Export fails to take proper care of extra in deps with more than one path

[shaib]

• [x] I am on the latest Poetry version.

• [x] I have searched the issues of this repo and believe that this is not a duplicate.

• [x] If an exception occurs when executing a command, I executed it again in debug mode (-vvv option).

• OS version and name: Debian testing (bookworm, i.e. on the way to 12.0)

• Poetry version: 1.1.13 installed from pip

• Link of a Gist with the contents of your pyproject.toml file: https://gist.github.com/shaib/3bd014dd9cfe39faf23dcd1363da9a2d

Issue

Starting from scratch, adding one dependency which requires google-api-core[grpc] and another which constrains google-api-core (the real project is of course significantly more complex and the limit is derived), all is well as long as we're in poetry; but when exported, even though all the chain of dependencies seems to be exported, it seems that the extra designation itself is not; and the result is, that when we try to pip install from the requirements file, we get

ERROR: In --require-hashes mode, all requirements must have their versions pinned with ==. These do not:
    google-api-core[grpc]<2.0.0dev,>=1.14.0 from ... (from firebase-admin==4.5.3->-r requirements.txt (line 13))

All the details -- a log of the session, the poetry add -vvv output, the pyproject.toml, poetry.lock and requirements.txt are in the gist listed above.

(edit: Running, in the above, the command

$ sed -i 's/google-api-core/google-api-core[grpc]/g' requirements.txt

allows pip to install everything)

4912 seems to be closely related but I believe it is not the same issue.

[Secrus]

Hi. As with release 1.2, export is gonna be moved to plugin poetry-plugin-export, could you please check if this issue is still present with poetry 1.2 and plugin? If so, please report it in the plugin repository (linked above).

[johnthagen]

I hit a similar issue in Docker running poetry export with Poetry 1.1.13:

#0 167.7 Collecting cffi>=1.0.1
#0 167.7 ERROR: In --require-hashes mode, all requirements must have their versions pinned with ==. These do not:
#0 167.7     cffi>=1.0.1 from https://files.pythonhosted.org/packages/e2/25/00fd291e0872d43dabe070e7b761ba37453a1a94bd6e28c31b73112d8f0c/cffi-1.15.0-cp39-cp39-manylinux_2_12_x86_64.manylinux2010_x86_64.whl#sha256=74fdfdbfdc48d3f47148976f49fab3251e550a8720bebc99bf1483f5bfb5db3e (from argon2-cffi-bindings==21.2.0->-r requirements.txt (line 10))

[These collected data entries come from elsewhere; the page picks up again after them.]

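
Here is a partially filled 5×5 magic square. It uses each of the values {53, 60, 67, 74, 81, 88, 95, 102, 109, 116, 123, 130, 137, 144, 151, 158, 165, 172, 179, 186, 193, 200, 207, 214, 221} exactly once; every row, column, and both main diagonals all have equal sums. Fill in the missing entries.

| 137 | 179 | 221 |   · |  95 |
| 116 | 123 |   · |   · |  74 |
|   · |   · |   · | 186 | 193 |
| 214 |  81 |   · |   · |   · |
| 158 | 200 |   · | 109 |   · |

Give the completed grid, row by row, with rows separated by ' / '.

137 179 221 53 95 / 116 123 165 207 74 / 60 102 144 186 193 / 214 81 88 130 172 / 158 200 67 109 151

The 25 entries sum to 3425, so each line sums to 3425/5 = 685.
Row 1 needs 685; the known cells sum to 632, so (1,4) = 53.
Column 1 needs 685; the known cells sum to 625, so (3,1) = 60.
Column 2 needs 685; the known cells sum to 583, so (3,2) = 102.
Row 3: 60 + 102 + 186 + 193 + ? = 685, so (3,3) = 144.
Anti-diagonal must total 685; the given cells sum to 478, so (2,4) = 207.
Using row 2: 116 + 123 + 207 + 74 + ? → (2,3) = 685 − 520 = 165.
The remaining cell in column 4 is (4,4) = 685 − 555 = 130.
Main diagonal: 137 + 123 + 144 + 130 + ? = 685, so (5,5) = 151.
Row 5: 158 + 200 + 109 + 151 + ? = 685, so (5,3) = 67.
Column 3: 221 + 165 + 144 + 67 + ? = 685, so (4,3) = 88.
Column 5 must total 685; the given cells sum to 513, so (4,5) = 172.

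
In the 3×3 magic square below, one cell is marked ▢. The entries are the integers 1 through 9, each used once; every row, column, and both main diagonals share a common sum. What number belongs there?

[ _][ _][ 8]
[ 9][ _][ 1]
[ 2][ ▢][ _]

7

The entries are 1 through 9, which sum to 45, so each line sums to 45/3 = 15.
The remaining cell in row 2 is (2,2) = 15 − 10 = 5.
Column 1 must total 15; the given cells sum to 11, so (1,1) = 4.
Column 3 must total 15; the given cells sum to 9, so (3,3) = 6.
Row 1 must total 15; the given cells sum to 12, so (1,2) = 3.
Row 3: 2 + 6 + ? = 15, so (3,2) = 7.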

Installing Poetry 1.2.0b1 within Docker moved the problem to another location:

...
#0 214.1 Collecting pycparser
#0 214.2 ERROR: In --require-hashes mode, all requirements must have their versions pinned with ==. These do not:
#0 214.2     pycparser from https://files.pythonhosted.org/packages/62/d5/5f610ebe421e85889f2e55e33b7f9a6795bd982198517d912eb1c76e1a53/pycparser-2.21-py2.py3-none-any.whl#sha256=8ee45429555515e1f6b185e78100aea234072576aa43ab53aefcae078162fca9 (from cffi==1.15.0->-r requirements.txt (line 59))

The parts of the Dockerfile

# Change this to 1.2.0b1
ENV POETRY_VERSION 1.1.13

RUN pip install "poetry==${POETRY_VERSION}"

COPY pyproject.toml poetry.lock ./
RUN poetry export --output requirements.txt

RUN python -m venv ${VIRTUAL_ENV}
ENV PATH="${VIRTUAL_ENV}/bin:${PATH}"

RUN pip install --upgrade pip wheel && \
    pip install -r requirements.txt

[abn]

This was resolved by #5688 and https://github.com/python-poetry/poetry-plugin-export/pull/65

[github-actions[bot]]

This issue has been automatically locked since there has not been any recent activity after it was closed. Please open a new issue for related bugs.